Cal Jillson, a political analyst at Southern Methodist University, says if Perry wants to position himself for a Presidential race, he made the right move today.
“His campaign in 2012 went so badly because he was not prepared for a Presidential contest,” Jillson said. “This gives him time to put together a national team, and to prepare in areas that he doesn’t know much about, so he is a more competent candidate for President.”


Perry’s announcement also sets off a scramble for top offices in the nation’s second largest state, and Texas Republican Party Executive Director Munisteri says that will build excitement for Republicans statewide.
“It’s the domino effect that this creates,” he said. “Other people will move up to run for governor who then vacate those offices, and that will trickle down to plenty of opportunities for Republicans who want to move up.”


Texas Attorney General Greg Abbott, who has appealed to the conservative party activists who are key to winning the nomination for governor by fighting many of President Obama’s initiatives in court, is seen as the most likely candidate for governor.

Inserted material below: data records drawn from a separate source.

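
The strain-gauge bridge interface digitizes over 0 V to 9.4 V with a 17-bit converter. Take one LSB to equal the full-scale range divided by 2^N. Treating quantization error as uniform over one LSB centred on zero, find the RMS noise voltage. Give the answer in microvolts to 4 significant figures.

20.70 µV

Full-scale range = 9.4 V.
One LSB is 9.4 V / 131072 = 71.7163 µV.
V_rms = LSB/√12 = 71.7163 µV / √12 = 20.70 µV.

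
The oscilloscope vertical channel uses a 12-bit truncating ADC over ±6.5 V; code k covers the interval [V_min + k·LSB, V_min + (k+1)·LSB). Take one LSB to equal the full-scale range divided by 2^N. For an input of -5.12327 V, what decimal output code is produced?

The full-scale span is 6.5 − (-6.5) = 13 V. LSB = 13 V / 2^12 ≈ 3.174 mV.
V_in − V_min = -5.12327 − (-6.5) = 1.37673 V.
Divide by LSB: 1.37673 × 4096/13 = 433.7759.
Truncating gives code 433.

433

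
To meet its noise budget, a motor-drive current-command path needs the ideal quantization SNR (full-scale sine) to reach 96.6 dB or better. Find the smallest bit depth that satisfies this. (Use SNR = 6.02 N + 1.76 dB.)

16 bits

Required N = ⌈(96.6 − 1.76)/6.02⌉ = ⌈15.754⌉ = 16.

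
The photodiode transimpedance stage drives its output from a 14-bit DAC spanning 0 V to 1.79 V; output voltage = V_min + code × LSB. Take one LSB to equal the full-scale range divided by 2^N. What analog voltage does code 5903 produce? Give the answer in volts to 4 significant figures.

Span = 1.79 V. LSB = 1.79 V / 2^14.
V_out = 0 + 5903 × (1.79/16384) V
      = 0 V + 0.644920 V = 0.644920 V.

0.6449 V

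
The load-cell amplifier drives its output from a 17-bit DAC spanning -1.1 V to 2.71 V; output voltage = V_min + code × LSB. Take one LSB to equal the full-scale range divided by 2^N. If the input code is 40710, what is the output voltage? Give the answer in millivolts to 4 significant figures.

83.36 mV

The full-scale span is 2.71 − (-1.1) = 3.81 V. LSB = 3.81 V / 2^17.
V_out = -1.1 + 40710 × (3.81/131072) V
      = -1.1 + 1.18336 = 0.0833580 V.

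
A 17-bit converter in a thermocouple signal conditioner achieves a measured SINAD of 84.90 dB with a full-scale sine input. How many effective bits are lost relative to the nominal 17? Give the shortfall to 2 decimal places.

Effective bits = (84.90 − 1.76)/6.02 = 13.8106.
Shortfall = 17 − 13.8106 = 3.1894 bits.

3.19 bits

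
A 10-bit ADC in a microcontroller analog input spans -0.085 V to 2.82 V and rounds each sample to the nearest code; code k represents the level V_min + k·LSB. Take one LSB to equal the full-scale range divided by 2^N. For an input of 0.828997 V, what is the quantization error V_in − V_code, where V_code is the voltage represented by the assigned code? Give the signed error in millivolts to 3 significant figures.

+0.511 mV

Span: 2.82 V − (-0.085 V) = 2.905 V. LSB = 2.905 V / 2^10 ≈ 2.837 mV.
Position in LSBs: (0.828997 − (-0.085)) × 1024/2.905 = 322.1800; rounding gives k = 322.
Reconstructed level: -0.085 + 322 × 2.905/1024 V = 0.8284863281 V.
V_in − V_code = 0.828997 − (0.8284863281) = +0.511 mV.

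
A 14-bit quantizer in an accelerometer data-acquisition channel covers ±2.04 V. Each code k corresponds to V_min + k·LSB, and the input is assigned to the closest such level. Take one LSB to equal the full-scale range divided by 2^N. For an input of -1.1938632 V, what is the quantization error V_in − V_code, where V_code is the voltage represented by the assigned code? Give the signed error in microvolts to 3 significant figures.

Full-scale range = 2.04 V − (-2.04 V) = 4.08 V. LSB = 4.08 V / 2^14 ≈ 249.0 µV.
Position in LSBs: (-1.1938632 − (-2.04)) × 16384/4.08 = 3397.8199; rounding gives k = 3398.
V_code = -2.04 + (3398/16384) × 4.08 = -1.1938183594 V.
Error = V_in − V_code = -1.1938632 − (-1.1938183594) = −44.8 µV.

−44.8 µV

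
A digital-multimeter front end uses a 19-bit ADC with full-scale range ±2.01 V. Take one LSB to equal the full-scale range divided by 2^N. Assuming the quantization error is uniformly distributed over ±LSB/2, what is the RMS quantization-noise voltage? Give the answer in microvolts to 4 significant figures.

2.213 µV

Span: 2.01 V − (-2.01 V) = 4.02 V.
Step size = 4.02/524288 V = 7.66754 µV.
σ_q = LSB/√12 = 7.66754 µV/3.4641 = 2.213 µV.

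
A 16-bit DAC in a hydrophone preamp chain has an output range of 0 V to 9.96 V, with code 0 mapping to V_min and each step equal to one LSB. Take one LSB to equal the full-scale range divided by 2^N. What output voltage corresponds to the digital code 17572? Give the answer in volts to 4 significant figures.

Range is 9.96 V. LSB = 9.96 V / 2^16.
Output = V_min + (17572/65536) × range = 0 + 0.268127 × 9.96 V
      = 0 V + 2.67055 V = 2.67055 V.

2.671 V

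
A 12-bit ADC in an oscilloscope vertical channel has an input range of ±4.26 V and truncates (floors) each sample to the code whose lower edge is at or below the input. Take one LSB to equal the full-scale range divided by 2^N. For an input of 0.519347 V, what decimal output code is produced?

Full-scale range = 4.26 V − (-4.26 V) = 8.52 V. LSB = 8.52 V / 2^12 ≈ 2.080 mV.
(V_in − V_min) × 2^12/range = (0.519347 − (-4.26)) × 4096/8.52 = 2297.677.
Floor → code = 2297.

2297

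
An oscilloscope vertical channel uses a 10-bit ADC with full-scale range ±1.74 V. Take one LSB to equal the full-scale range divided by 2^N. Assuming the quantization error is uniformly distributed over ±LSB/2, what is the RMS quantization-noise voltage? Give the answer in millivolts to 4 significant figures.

0.9810 mV

Range = 1.74 − (-1.74) = 3.48 V.
One LSB is 3.48 V / 1024 = 3.39844 mV.
V_rms = LSB/√12 = 3.39844 mV / √12 = 0.9810 mV.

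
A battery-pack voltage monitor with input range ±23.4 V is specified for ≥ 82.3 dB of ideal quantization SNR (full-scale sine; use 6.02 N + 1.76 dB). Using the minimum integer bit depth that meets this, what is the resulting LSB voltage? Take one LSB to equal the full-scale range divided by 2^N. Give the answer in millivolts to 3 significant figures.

2.86 mV

Full-scale range = 23.4 V − (-23.4 V) = 46.8 V.
Required N = ⌈(82.3 − 1.76)/6.02⌉ = ⌈13.379⌉ = 14.
LSB = 46.8 V / 2^14 = 2.86 mV.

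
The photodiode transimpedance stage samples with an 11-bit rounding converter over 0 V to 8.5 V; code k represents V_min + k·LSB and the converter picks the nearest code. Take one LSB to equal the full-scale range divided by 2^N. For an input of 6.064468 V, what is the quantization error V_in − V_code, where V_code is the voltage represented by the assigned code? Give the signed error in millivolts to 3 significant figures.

+0.747 mV

Full-scale range = 8.5 V. LSB = 8.5 V / 2^11 ≈ 4.150 mV.
(V_in − V_min)/LSB = (6.064468 − (0)) × 2048/8.5 = 1461.1801 → nearest code k = 1461.
V_code = 0 + (1461/2048) × 8.5 = 6.063720703 V.
Error = V_in − V_code = 6.064468 − (6.063720703) = +0.747 mV.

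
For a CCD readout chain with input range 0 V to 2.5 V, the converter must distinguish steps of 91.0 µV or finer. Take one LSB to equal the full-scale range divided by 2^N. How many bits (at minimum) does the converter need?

15 bits

Span = 2.5 V.
Levels needed ≥ 2.5/91.0 µV = 27470. 2^15 = 32768 suffices, so N_min = 15.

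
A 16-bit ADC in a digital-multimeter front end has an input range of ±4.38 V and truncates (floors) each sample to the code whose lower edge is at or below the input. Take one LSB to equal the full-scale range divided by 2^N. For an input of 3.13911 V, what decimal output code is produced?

56252

Span: 4.38 V − (-4.38 V) = 8.76 V. LSB = 8.76 V / 2^16 ≈ 133.7 µV.
code = ⌊(V_in − V_min)/LSB⌋ = ⌊(V_in − V_min) × 2^16 / range⌋
     = ⌊(3.13911 − (-4.38)) × 65536 / 8.76⌋ = ⌊7.51911 × 65536/8.76⌋
     = ⌊56252.556⌋ = 56252.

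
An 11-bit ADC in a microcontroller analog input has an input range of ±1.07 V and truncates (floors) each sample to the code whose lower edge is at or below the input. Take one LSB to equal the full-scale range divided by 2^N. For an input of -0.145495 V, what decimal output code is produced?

884

The full-scale span is 1.07 − (-1.07) = 2.14 V. LSB = 2.14 V / 2^11 ≈ 1.045 mV.
code = ⌊(V_in − V_min)/LSB⌋ = ⌊(V_in − V_min) × 2^11 / range⌋
     = ⌊(-0.145495 − (-1.07)) × 2048 / 2.14⌋ = ⌊0.924505 × 2048/2.14⌋
     = ⌊884.760⌋ = 884.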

Texas Democratic Party Executive Director Will Hailer said the departure of Perry leaves behind a legacy of “slashing five billion dollars from the budget for public education, rejecting millions of Medicaid dollars, and leaving one in four Texans living below the poverty line.”


But analysts don’t expect Perry’s retirement to herald the end of two decades of Republican Party dominance in Texas. No Democrat has been elected to statewide executive office in the state since 1994. Jillson says that Republican dominance won’t change for ten to fifteen years.


“A lot of people point to the mid 2020 as the time when demographics, especially the rising Hispanic population, will shift Texas to two party competition,” he said. “I don’t see it happening before then.”